Figure 7.
Shannon Diversity Index (SDI) Analysis in Immune Checkpoint Inhibitor Datasets
(A) The cartoon illustrates two examples of the SDI, top low SDI (the tumor is predominantly composed of one major clone) and bottom high SDI (the tumor is composed of multiple clones with higher evenness between clones). SDI is measured using individual tumor subclones (from Pyclone clustering) as types and the somatic mutations as entities so that a tumor with a low SDI would have nearly all mutations concentrated in just one clone, and, in contrast, a tumor with a high SDI would have a higher number of clones, with mutations spread evenly or diversely across each clone.

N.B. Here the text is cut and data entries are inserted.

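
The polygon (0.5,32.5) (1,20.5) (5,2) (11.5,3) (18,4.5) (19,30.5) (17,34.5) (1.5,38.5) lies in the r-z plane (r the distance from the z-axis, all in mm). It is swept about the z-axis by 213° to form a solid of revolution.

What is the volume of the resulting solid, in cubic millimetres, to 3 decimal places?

Profile (r,z), 8 vertices: (0.5,32.5) (1,20.5) (5,2) (11.5,3) (18,4.5) (19,30.5) (17,34.5) (1.5,38.5)
edge 0: (0.5,32.5)→(1,20.5)  cross = 0.5·20.5 − 1·32.5 = -22.2500; (r_i+r_j)·cross = 1.5·-22.2500 = -33.3750
edge 1: (1,20.5)→(5,2)  cross = 1·2 − 5·20.5 = -100.5000; (r_i+r_j)·cross = 6·-100.5000 = -603.0000
edge 2: (5,2)→(11.5,3)  cross = 5·3 − 11.5·2 = -8.0000; (r_i+r_j)·cross = 16.5·-8.0000 = -132.0000
edge 3: (11.5,3)→(18,4.5)  cross = 11.5·4.5 − 18·3 = -2.2500; (r_i+r_j)·cross = 29.5·-2.2500 = -66.3750
edge 4: (18,4.5)→(19,30.5)  cross = 18·30.5 − 19·4.5 = 463.5000; (r_i+r_j)·cross = 37·463.5000 = 17149.5000
edge 5: (19,30.5)→(17,34.5)  cross = 19·34.5 − 17·30.5 = 137.0000; (r_i+r_j)·cross = 36·137.0000 = 4932.0000
edge 6: (17,34.5)→(1.5,38.5)  cross = 17·38.5 − 1.5·34.5 = 602.7500; (r_i+r_j)·cross = 18.5·602.7500 = 11150.8750
edge 7: (1.5,38.5)→(0.5,32.5)  cross = 1.5·32.5 − 0.5·38.5 = 29.5000; (r_i+r_j)·cross = 2·29.5000 = 59.0000
Σcross = 1099.7500 → A = |Σcross|/2 = 549.8750 mm²
Σ(r_i+r_j)·cross = 32456.6250 → first moment M = |Σ|/6 = 5409.4375
R_c = M/A = 5409.4375/549.8750 = 9.8376 mm
θ = 213° = 3.717551 rad
V = θ·R_c·A = 3.717551·9.8376·549.8750 = 20109.861 mm³

Volume = 20109.861 mm³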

(B) The SDI analysis applied to the Snyder et al. (2014) anti-CTLA4 dataset. Overall survival Kaplan-Meier plots are shown for with patients with a high SDI in red (SDI above median value in cohort) and a low SDI in green. The number of patients at risk by time point is shown in the table below.
(C–E) The same data format as in (B) for the Riaz et al. (2017) anti-PD-1 dataset (C), Hugo et al. (2016) anti-PD-1 dataset (D), and Van Allen et al. (2015) anti-CTLA4 dataset (D), respectively.
(F) Forest plot showing the HR for the SDI in each dataset, with the HR value corresponding to the survival risk per unit increase (i.e., each +1 increment) in the SDI. For significance analysis, SDI is tested as a continuous variable (to show a continuous association across the full range of data) using a Cox proportional hazard model (other clinical predictors, e.g., stage, are not included).